Hundreds of individuals face homelessness in and around the Magic City on any given day. While overall homelessness has declined in recent years, the number of individuals sleeping on the city’s streets has nearly doubled, from an estimated 196 individuals in 2016 to 382 individuals in 2023, according to One Roof’s annual point-in-time count. Michelle Farley, the homelessness service provider’s executive director, has also said she believes the actual number of individuals facing homelessness could be four times higher than the data suggests.
Earlier this year, city officials announced Birmingham would spend $1 million on a pilot program they said would provide temporary housing for homeless residents.
At the time, city officials said plans for the program would be finalized in April and that the program would be launched in May.
Asked for an update on the program, Marie Sutton, Public Information Officer for the Mayor’s Office, did not provide a specific timeline for when the delayed project would actually begin.

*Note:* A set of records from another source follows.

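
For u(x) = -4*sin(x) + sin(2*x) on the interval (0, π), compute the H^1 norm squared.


||u||_{H^1(0,π)}^2 = 37*π/2

u'(x) = -4*cos(x) + 2*cos(2*x).
Expand u² and (u')² and integrate term by term on (0, π), using: for integers n ≥ 1, ∫_0^π sin²(nx) dx = ∫_0^π cos²(nx) dx = π/2; for n ≠ n', ∫_0^π sin(nx)sin(n'x) dx = ∫_0^π cos(nx)cos(n'x) dx = 0; and by product-to-sum, ∫_0^π sin(nx)cos(n'x) dx = ½∫_0^π [sin((n+n')x) + sin((n−n')x)] dx, which is 0 when n+n' is even and 2n/(n²−n'²) when n+n' is odd (it need not vanish on (0, π)).
  u² squared terms: (-4)²·∫sin(x)² dx = 16·π/2 = 8*π;  (1)²·∫sin(2x)² dx = 1·π/2 = π/2.
  u² cross terms: 2·(-4)·(1)·∫sin(x)·sin(2x) dx = -8·(0) = 0.
  So ∫_0^π u² dx = 8*π + π/2 + 0 = 17*π/2.
  (u')² squared terms: (-4)²·∫cos(x)² dx = 16·π/2 = 8*π;  (2)²·∫cos(2x)² dx = 4·π/2 = 2*π.
  (u')² cross terms: 2·(-4)·(2)·∫cos(x)·cos(2x) dx = -16·(0) = 0.
  So ∫_0^π (u')² dx = 8*π + 2*π + 0 = 10*π.
||u||_{H^1}^2 = (17*π/2) + (10*π) = 37*π/2.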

“The Department of Community Development continues work to finalize the Home for All micro shelter pilot project and looks forward to providing a public update on the effort in the near future,” she wrote in an email.
The proposed program isn’t the first time microshelters have been proposed for those experiencing homelessness in the city. Last year, efforts to house individuals facing homelessness displaced by the security perimeter of the World Games were scrapped after widespread criticism by members of the public and homelessness experts.
At a press conference announcing that the “Compassion Project” would not move forward with its plans during the World Games, One Roof’s Michelle Farley said that she’s been opposed to the microshelter movement as it has gained popularity.
“There is no way that these tiny microshelters can provide dignity for people,” she said at the time. “They need permanent supportive housing. But the money has not been there for the type of safe, decent, and affordable housing that we need.”
Asked about city investments in those facing homelessness, Sutton pointed to construction funding for Firehouse Ministries, a religiously-affiliated shelter that serves only men, and AIDS Alabama’s Way Station, which serves only youth.
“The city's overall, comprehensive vision to create home options for all Birmingham residents includes the above efforts as well as several affordable home development projects in the works across the city, programs for down payment assistance, lead abatement and critical repairs,” she wrote.
“They should all get to know who they neighbor is.”
Terrance Smith said he doesn’t believe the city is doing enough to provide direct services to those who need them without unnecessary barriers.
A good start, Smith said, would be for public officials to change the way they speak about those facing homelessness. No councilor should be afraid to come to the park and speak to him, Smith said, Brother Bryan’s etching glowing behind him in the setting Alabama sun.
“They should all get to know who they neighbor is,” Smith said. “Come anytime. I’m right here.”